A wildly entertaining road trip from San Diego to Las Vegas. Alex seems to be living the perfect bachelor life, but senses time is accelerating and wants to make sure he doesn't end up on a lonely road. Gary is married and secure, but wonders if his world is disappearing into sixty-hour work weeks. Mike is increasingly bitter, probably because he isn't getting any. Meanwhile, The Rodge just needs one more game to hit a big three team parlay. A fun ride and a unique look at life in America.
ON A WOODEN PARK BENCH, commanding a panoramic view spanning the blue vastness of the Pacific Ocean and the shoreline up to Torrey Pines, stood a healthy four-year-old seagull. The gull had no name. He did have a long, solid, yellow beak with a curved orange stripe toward the end. Despite his general vigor, like many of his fellow Americans, the seagull was visibly overweight.
The gull slowly stretched his neck toward the sky, then shook his head profusely and opened his yellow beak widely four times in rapid succession, but no noise was emitted. He was not enjoying the ocean view. Instead, he was intently focused on a nearby Mexican-American family sitting atop a large diagonally patterned red and yellow blanket.
The family, consisting of a mother, a father, a nine-year-old boy and a five-year-old girl, had just finished a hearty lunch of burgers and fries. The parents, both of whom were significantly more overweight than the seagull, had already consumed the entirety of their food. The small girl, however, had apparently lost interest in the second half of her bag of fries. Herein lay the seagull’s primary object of desire.
The bird relied on human interaction for much of his food and had developed very useful stereotypes. Most importantly, the younger, smaller humans were much more likely to mount an attack. But these advances were nearly always harmless and could be ignored or easily evaded. Signs of a physical assault by the larger ones, while rare, should be taken very seriously. He also developed a knack for knowing which humans would stay in one place for a long time and which would change locations more frequently, thereby providing greater access to unattended food. As the gull expected, within minutes, this family had shifted several feet away from the blanket and began kicking a ball back and forth to one another. Lighter-skinned humans usually chose to entertain themselves by passing objects about using their arms, while the darker ones preferred to use their legs. Because of this, the lighter ones tended to be more accurate and dangerous when they threw rocks at the bird, a most annoying and seemingly pointless activity, but an unfortunately common one. All female humans, although they engaged in the throwing of rocks just as often as the males, were essentially harmless.
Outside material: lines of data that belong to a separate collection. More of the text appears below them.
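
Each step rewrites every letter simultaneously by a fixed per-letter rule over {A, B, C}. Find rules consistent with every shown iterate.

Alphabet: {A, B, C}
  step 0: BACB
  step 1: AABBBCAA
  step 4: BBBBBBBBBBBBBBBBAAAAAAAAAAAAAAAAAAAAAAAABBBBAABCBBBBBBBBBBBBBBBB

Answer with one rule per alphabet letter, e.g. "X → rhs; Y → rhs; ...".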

The much darker people, who were quite rare at Ellen Browning Scripps Park in La Jolla, did not usually partake in the passing of objects games and tended to represent a low threat level.
Unlike humans, seagulls do not waste the obvious opportunities life presents. The seagull first used his legs to jump of the bench, and then flapped his wings in three short bursts, achieving an altitude of five feet. From there, he descended quickly, covering the remaining fifteen feet to the red and yellow target in just a few seconds. The gull landed immediately next to the half-eaten bag of fries, grabbed it with his healthy beak and flew back to his bench, careful to ensure the bag remained upright so none of the fries were spilled.